A day of excitement or a circumstance of opportunity.
The origin use of this term comes from the military. The literal sense of the term, i.e. a day spent in field manoeuvers, is now little used. The first reference we have for that meaning is from 1747, in Scheme Equip. Men of War:
"These periodical Intervals of eating and drinking ... are to the Citizens as it were Field Days, for improving their Valour."
A more specifically military reference comes from a little later, in The Edinburgh Advertiser, May 1776:
"The officers, on a general field day, instead of commanding, are obliged to coax them [the soldiery] to go through their different manoeuvers."
'Field day' was a commonly used term in the military throughout the rest of the 18th century.
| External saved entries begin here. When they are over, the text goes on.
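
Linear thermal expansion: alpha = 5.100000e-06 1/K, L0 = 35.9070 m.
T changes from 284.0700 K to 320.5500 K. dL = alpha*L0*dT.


dT = 36.4800 K
dL = 5.100000e-06 * 35.9070 * 36.4800 = 0.006680 m
L_final = 35.913680 m

dL = 0.006680 m


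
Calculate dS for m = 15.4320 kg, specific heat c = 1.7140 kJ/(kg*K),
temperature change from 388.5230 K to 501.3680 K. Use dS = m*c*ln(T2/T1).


T2/T1 = 1.2904
ln(T2/T1) = 0.2550
dS = 15.4320 * 1.7140 * 0.2550 = 6.7445 kJ/K

6.7445 kJ/K


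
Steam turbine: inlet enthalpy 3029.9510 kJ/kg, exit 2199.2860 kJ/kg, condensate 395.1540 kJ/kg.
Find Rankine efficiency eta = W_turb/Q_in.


W = 830.6650 kJ/kg
Q_in = 2634.7970 kJ/kg
eta = 0.3153 = 31.5267%

eta = 31.5267%


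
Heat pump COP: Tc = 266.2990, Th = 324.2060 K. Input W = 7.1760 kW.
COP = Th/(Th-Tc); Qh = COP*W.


COP = 324.2060 / 57.9070 = 5.5987
Qh = 5.5987 * 7.1760 = 40.1765 kW

COP = 5.5987, Qh = 40.1765 kW


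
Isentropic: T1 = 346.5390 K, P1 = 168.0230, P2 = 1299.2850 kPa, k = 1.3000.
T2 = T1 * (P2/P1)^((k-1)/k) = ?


(k-1)/k = 0.2308
(P2/P1)^exp = 1.6032
T2 = 346.5390 * 1.6032 = 555.5878 K

555.5878 K


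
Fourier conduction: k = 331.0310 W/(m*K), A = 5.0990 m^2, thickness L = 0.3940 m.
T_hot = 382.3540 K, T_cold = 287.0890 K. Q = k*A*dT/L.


dT = 95.2650 K
Q = 331.0310 * 5.0990 * 95.2650 / 0.3940 = 408122.7722 W

408122.7722 W


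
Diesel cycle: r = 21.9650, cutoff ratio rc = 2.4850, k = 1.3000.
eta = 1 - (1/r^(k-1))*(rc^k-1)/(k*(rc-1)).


r^(k-1) = 2.5265
rc^k = 3.2653
eta = 0.5356 = 53.5551%

53.5551%


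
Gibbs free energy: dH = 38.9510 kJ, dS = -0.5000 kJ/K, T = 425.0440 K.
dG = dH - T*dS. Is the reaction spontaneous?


T*dS = 425.0440 * -0.5000 = -212.5220 kJ
dG = 38.9510 + 212.5220 = 251.4730 kJ (non-spontaneous)

dG = 251.4730 kJ, non-spontaneous


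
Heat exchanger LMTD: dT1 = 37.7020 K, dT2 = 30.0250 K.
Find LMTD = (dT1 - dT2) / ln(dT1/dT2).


dT1/dT2 = 1.2557
ln(dT1/dT2) = 0.2277
LMTD = 7.6770 / 0.2277 = 33.7180 K

33.7180 K


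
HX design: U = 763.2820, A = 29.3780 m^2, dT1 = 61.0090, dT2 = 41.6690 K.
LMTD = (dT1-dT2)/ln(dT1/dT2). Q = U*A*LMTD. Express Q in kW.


LMTD = 50.7260 K
Q = 763.2820 * 29.3780 * 50.7260 = 1137464.8299 W = 1137.4648 kW

1137.4648 kW


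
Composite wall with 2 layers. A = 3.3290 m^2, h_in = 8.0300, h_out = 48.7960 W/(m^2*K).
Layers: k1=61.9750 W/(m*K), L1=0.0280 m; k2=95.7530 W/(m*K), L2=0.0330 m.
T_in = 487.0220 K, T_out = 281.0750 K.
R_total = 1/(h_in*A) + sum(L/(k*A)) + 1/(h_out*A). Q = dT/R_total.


R_conv_in = 1/(8.0300*3.3290) = 0.0374
R_1 = 0.0280/(61.9750*3.3290) = 0.0001
R_2 = 0.0330/(95.7530*3.3290) = 0.0001
R_conv_out = 1/(48.7960*3.3290) = 0.0062
R_total = 0.0438 K/W
Q = 205.9470 / 0.0438 = 4701.5763 W

R_total = 0.0438 K/W, Q = 4701.5763 W


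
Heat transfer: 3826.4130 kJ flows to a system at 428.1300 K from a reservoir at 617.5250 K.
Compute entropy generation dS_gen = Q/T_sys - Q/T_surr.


dS_sys = 3826.4130/428.1300 = 8.9375 kJ/K
dS_surr = -3826.4130/617.5250 = -6.1964 kJ/K
dS_gen = 8.9375 - 6.1964 = 2.7411 kJ/K (irreversible)

dS_gen = 2.7411 kJ/K, irreversible


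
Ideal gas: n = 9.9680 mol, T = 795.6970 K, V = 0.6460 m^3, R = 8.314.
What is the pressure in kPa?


P = nRT/V = 9.9680 * 8.314 * 795.6970 / 0.6460
= 65942.5550 / 0.6460 = 102078.2585 Pa = 102.0783 kPa

102.0783 kPa


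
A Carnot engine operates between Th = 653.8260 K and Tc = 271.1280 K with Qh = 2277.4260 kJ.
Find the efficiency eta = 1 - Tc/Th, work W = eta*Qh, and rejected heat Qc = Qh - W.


eta = 1 - 271.1280/653.8260 = 0.5853
W = 0.5853 * 2277.4260 = 1333.0250 kJ
Qc = 2277.4260 - 1333.0250 = 944.4010 kJ

eta = 58.5321%, W = 1333.0250 kJ, Qc = 944.4010 kJ


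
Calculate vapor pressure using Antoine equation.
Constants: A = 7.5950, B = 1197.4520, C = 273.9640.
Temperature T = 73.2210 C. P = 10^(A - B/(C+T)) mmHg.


C+T = 347.1850
B/(C+T) = 3.4490
log10(P) = 7.5950 - 3.4490 = 4.1460
P = 10^4.1460 = 13994.8582 mmHg

13994.8582 mmHg


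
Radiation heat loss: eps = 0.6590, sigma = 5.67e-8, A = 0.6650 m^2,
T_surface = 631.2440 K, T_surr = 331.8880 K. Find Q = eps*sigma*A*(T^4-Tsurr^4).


T^4 = 1.5878e+11
Tsurr^4 = 1.2133e+10
Q = 0.6590 * 5.67e-8 * 0.6650 * 1.4664e+11 = 3643.8137 W

3643.8137 W


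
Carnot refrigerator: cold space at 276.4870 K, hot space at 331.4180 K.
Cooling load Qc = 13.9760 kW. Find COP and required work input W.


COP = 276.4870 / 54.9310 = 5.0334
W = 13.9760 / 5.0334 = 2.7767 kW

COP = 5.0334, W = 2.7767 kW


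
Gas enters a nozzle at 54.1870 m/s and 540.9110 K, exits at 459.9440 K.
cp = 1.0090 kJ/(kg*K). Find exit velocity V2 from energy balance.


dT = 80.9670 K
2*cp*1000*dT = 163391.4060
V1^2 = 2936.2310
V2 = sqrt(166327.6370) = 407.8329 m/s

407.8329 m/s


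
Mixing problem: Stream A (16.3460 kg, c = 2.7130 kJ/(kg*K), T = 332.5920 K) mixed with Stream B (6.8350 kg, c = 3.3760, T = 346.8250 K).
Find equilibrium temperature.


num = 22752.3300
den = 67.4217
Tf = 337.4632 K

337.4632 K


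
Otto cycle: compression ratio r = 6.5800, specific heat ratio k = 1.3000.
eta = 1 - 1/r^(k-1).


r^(k-1) = 1.7598
eta = 1 - 1/1.7598 = 0.4318 = 43.1759%

43.1759%


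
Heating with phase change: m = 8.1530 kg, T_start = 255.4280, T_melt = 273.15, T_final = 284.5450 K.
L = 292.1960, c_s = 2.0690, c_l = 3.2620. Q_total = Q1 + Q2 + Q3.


Q1 (sensible, solid) = 8.1530 * 2.0690 * 17.7220 = 298.9446 kJ
Q2 (latent) = 8.1530 * 292.1960 = 2382.2740 kJ
Q3 (sensible, liquid) = 8.1530 * 3.2620 * 11.3950 = 303.0510 kJ
Q_total = 2984.2696 kJ

2984.2696 kJ


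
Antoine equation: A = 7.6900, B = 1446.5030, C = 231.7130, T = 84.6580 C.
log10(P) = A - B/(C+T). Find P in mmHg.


C+T = 316.3710
B/(C+T) = 4.5722
log10(P) = 7.6900 - 4.5722 = 3.1178
P = 10^3.1178 = 1311.6768 mmHg

1311.6768 mmHg


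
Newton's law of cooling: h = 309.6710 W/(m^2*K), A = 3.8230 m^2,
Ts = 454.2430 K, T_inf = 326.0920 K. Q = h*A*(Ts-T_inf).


dT = 128.1510 K
Q = 309.6710 * 3.8230 * 128.1510 = 151714.4105 W

151714.4105 W


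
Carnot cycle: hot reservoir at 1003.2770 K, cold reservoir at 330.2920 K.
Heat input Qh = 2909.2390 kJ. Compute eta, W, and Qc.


eta = 1 - 330.2920/1003.2770 = 0.6708
W = 0.6708 * 2909.2390 = 1951.4792 kJ
Qc = 2909.2390 - 1951.4792 = 957.7598 kJ

eta = 67.0787%, W = 1951.4792 kJ, Qc = 957.7598 kJ


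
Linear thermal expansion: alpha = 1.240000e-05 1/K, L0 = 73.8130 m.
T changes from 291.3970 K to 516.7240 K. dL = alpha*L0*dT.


dT = 225.3270 K
dL = 1.240000e-05 * 73.8130 * 225.3270 = 0.206238 m
L_final = 74.019238 m

dL = 0.206238 m


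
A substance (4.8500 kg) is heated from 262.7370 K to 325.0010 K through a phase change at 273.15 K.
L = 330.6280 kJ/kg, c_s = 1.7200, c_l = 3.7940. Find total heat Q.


Q1 (sensible, solid) = 4.8500 * 1.7200 * 10.4130 = 86.8652 kJ
Q2 (latent) = 4.8500 * 330.6280 = 1603.5458 kJ
Q3 (sensible, liquid) = 4.8500 * 3.7940 * 51.8510 = 954.1051 kJ
Q_total = 2644.5161 kJ

2644.5161 kJ


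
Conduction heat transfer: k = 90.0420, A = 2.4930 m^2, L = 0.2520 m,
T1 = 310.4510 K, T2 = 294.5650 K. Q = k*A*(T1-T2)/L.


dT = 15.8860 K
Q = 90.0420 * 2.4930 * 15.8860 / 0.2520 = 14150.8142 W

14150.8142 W


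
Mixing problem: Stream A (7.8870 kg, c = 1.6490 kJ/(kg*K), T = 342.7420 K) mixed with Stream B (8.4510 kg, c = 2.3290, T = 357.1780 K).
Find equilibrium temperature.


num = 11487.6997
den = 32.6880
Tf = 351.4343 K

351.4343 K


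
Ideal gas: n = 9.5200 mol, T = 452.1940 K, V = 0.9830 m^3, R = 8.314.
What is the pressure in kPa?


P = nRT/V = 9.5200 * 8.314 * 452.1940 / 0.9830
= 35790.8295 / 0.9830 = 36409.7961 Pa = 36.4098 kPa

36.4098 kPa


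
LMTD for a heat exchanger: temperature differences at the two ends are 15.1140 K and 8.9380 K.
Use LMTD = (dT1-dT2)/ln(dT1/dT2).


dT1/dT2 = 1.6910
ln(dT1/dT2) = 0.5253
LMTD = 6.1760 / 0.5253 = 11.7569 K

11.7569 K


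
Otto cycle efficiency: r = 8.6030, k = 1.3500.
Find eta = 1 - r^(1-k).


r^(k-1) = 2.1239
eta = 1 - 1/2.1239 = 0.5292 = 52.9161%

52.9161%


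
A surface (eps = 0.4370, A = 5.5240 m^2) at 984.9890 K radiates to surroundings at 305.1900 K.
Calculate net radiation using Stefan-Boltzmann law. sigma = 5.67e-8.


T^4 = 9.4129e+11
Tsurr^4 = 8.6752e+09
Q = 0.4370 * 5.67e-8 * 5.5240 * 9.3262e+11 = 127650.5086 W

127650.5086 W


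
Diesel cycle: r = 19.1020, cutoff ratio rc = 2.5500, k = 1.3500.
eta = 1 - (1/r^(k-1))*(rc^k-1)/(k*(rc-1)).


r^(k-1) = 2.8079
rc^k = 3.5386
eta = 0.5679 = 56.7936%

56.7936%


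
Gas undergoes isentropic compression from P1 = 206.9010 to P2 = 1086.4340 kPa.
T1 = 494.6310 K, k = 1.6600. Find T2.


(k-1)/k = 0.3976
(P2/P1)^exp = 1.9336
T2 = 494.6310 * 1.9336 = 956.4056 K

956.4056 K


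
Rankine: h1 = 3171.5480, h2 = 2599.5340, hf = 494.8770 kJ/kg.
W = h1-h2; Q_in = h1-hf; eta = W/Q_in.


W = 572.0140 kJ/kg
Q_in = 2676.6710 kJ/kg
eta = 0.2137 = 21.3704%

eta = 21.3704%


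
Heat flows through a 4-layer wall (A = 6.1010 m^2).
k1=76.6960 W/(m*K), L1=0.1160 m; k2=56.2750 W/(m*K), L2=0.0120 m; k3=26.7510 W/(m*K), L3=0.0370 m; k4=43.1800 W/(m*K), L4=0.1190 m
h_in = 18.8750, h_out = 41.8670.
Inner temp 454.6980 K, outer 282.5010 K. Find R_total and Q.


R_conv_in = 1/(18.8750*6.1010) = 0.0087
R_1 = 0.1160/(76.6960*6.1010) = 0.0002
R_2 = 0.0120/(56.2750*6.1010) = 3.4951e-05
R_3 = 0.0370/(26.7510*6.1010) = 0.0002
R_4 = 0.1190/(43.1800*6.1010) = 0.0005
R_conv_out = 1/(41.8670*6.1010) = 0.0039
R_total = 0.0136 K/W
Q = 172.1970 / 0.0136 = 12698.8221 W

R_total = 0.0136 K/W, Q = 12698.8221 W


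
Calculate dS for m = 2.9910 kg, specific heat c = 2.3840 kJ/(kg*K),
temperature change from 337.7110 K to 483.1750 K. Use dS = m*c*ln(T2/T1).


T2/T1 = 1.4307
ln(T2/T1) = 0.3582
dS = 2.9910 * 2.3840 * 0.3582 = 2.5541 kJ/K

2.5541 kJ/K


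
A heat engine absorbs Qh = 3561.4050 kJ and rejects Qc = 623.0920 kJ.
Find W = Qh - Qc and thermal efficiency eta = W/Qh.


W = 3561.4050 - 623.0920 = 2938.3130 kJ
eta = 2938.3130 / 3561.4050 = 0.8250 = 82.5043%

W = 2938.3130 kJ, eta = 82.5043%


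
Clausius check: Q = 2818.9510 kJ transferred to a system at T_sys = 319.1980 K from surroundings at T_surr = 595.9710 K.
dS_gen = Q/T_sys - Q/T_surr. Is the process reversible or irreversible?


dS_sys = 2818.9510/319.1980 = 8.8314 kJ/K
dS_surr = -2818.9510/595.9710 = -4.7300 kJ/K
dS_gen = 8.8314 - 4.7300 = 4.1013 kJ/K (irreversible)

dS_gen = 4.1013 kJ/K, irreversible


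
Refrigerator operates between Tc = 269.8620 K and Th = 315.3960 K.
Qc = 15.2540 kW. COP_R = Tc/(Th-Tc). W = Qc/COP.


COP = 269.8620 / 45.5340 = 5.9266
W = 15.2540 / 5.9266 = 2.5738 kW

COP = 5.9266, W = 2.5738 kW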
During the 19th century it began to be extended to refer to any event that might happen in a field; for example:
Hunting: "Sometimes a dance (though rarely on field days, For then the gentlemen were rather tired)." - Lord Byron, Don Juan, 1823.
Scientific expeditions: "We had a delightful field-day in the abbey." - Sir George Gilbert Scott Recollections, 1878.
Around that time the term also began to be used for any exciting or welcome event, as in Thomas Creevey's Letters, 1827:
"Saturday was a considerable field day in Arlington Street, ... and a very merry jolly dinner and evening we had."
We spend less time in fields now than before and during the 20th century the term was further extended to include opportunity as well as enjoyment; for example, 'Clergyman found drunk in nightclub - the tabloids will have a field day with that'.